How to prove that is $$\sum_i r_ix_i = \sum_i r'_ix'_i ~~ \text{and} ~~ \sum_i s_iy_i = \sum_i s'_iy'_i, $$ 
then 
$$\sum_{i,j} (r_is_j)(x_iy_j) = \sum_{i,j} (r'_is'_j)(x'_iy'_j)$$ 
where $x_i,x'_i \in \bigotimes^n M$ and $y_i,y'_i \in \bigotimes^m M$ are pure tensors?
 A: The multiplication map is just a collection of minor reinterpretations of the tensor maps that are already attached to the tensor products.
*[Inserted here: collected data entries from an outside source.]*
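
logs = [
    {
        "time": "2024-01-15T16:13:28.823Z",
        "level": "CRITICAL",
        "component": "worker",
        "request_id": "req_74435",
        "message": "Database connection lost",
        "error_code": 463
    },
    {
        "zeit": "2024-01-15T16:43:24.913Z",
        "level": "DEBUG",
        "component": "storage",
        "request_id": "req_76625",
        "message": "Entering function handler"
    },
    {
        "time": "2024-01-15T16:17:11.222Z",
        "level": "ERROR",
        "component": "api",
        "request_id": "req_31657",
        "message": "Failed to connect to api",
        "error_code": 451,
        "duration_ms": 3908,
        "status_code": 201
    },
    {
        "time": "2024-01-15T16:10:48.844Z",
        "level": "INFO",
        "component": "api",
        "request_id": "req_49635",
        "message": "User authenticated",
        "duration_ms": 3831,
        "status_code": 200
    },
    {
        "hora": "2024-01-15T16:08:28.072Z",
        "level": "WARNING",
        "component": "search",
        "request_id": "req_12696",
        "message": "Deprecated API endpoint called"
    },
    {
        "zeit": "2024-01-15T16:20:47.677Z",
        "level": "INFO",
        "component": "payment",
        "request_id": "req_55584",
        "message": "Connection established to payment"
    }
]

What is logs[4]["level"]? "WARNING"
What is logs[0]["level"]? "CRITICAL"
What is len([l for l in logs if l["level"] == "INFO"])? 2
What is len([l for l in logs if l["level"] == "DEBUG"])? 1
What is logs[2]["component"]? "api"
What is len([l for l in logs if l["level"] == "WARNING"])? 1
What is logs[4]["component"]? "search"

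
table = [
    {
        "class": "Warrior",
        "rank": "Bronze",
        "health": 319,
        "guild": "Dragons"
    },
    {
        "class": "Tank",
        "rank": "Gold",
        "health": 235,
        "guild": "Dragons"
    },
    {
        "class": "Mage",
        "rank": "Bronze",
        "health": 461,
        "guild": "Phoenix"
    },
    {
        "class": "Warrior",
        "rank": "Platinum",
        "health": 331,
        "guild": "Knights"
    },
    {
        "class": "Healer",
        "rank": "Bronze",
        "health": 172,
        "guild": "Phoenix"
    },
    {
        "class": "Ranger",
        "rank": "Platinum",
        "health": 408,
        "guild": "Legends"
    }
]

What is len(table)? 6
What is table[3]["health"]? 331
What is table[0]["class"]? "Warrior"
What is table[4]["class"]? "Healer"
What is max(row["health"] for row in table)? 461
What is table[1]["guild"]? "Dragons"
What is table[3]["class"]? "Warrior"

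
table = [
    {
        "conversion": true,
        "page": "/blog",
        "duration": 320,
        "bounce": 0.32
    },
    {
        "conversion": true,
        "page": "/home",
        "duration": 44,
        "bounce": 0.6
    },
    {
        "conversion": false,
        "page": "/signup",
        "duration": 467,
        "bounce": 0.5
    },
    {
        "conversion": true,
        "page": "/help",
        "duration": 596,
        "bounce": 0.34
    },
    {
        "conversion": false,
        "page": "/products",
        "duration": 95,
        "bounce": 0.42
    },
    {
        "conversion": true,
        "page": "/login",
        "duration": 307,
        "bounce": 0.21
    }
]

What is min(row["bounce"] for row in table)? 0.21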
The tensor map
$$\bigotimes^n M × \bigotimes^m M → \bigotimes^n M \otimes \bigotimes^m M, (x,y) ↦ x \otimes y$$
is well-defined $A$-bilinear, thus by associativity of the tensor product, it defines a well-defined map
$$\bigotimes^n M × \bigotimes^m M → \bigotimes^{n+m} M,$$
which exactly is the multiplication of tensors of degree $n$ and $m$.
Using the universal property of direct summands and inclusions $\bigotimes^{n+m} M → \bigotimes M$, we can put all these maps together to give the multiplication
$$\bigotimes M × \bigotimes M → \bigotimes M.$$

For any three $A$-modules $M_1, M_2, M_3$, there is an associator map
$$(M_1 \otimes M_2) \otimes M_3 → M_1 \otimes (M_2 \otimes M_3),~(x\otimes y) \otimes z ↦ x \otimes (y \otimes z)$$
which is an isomorphism. Whether you define $\bigotimes^n M$


*

*directly, or

*inductively as $M \otimes \bigotimes M^{n-1}$, or

*inductively as $\bigotimes M^{n-1} \otimes M$,


these associator maps are the building blocks to define natural isomorphisms for all versions of $l$-ary tensor products. In particular $\bigotimes^n M \otimes \bigotimes^m M = \bigotimes^{n+m} M$, canonically.
To actually formally prove this, we would either directly dig through inductions and calculations about very formal statements or device some simple formal machinery to manage these inductions and calculations more easily.
But nobody does that. Usually, one just sees that associativity as we know it holds and carries on.
A: To the answer of k.stm I will add excellent notes of Daniel Murfet which adress the matter rigorously: 
Tensor, Symmetric and Exterior Algebras
They include a detailed construction of a canonical isomorphism $\bigotimes^n M\otimes\bigotimes^k M\to \bigotimes^{n + k} M$ which k.stm referred to. Associativity of the multiplication in $\bigotimes M$ is also treated.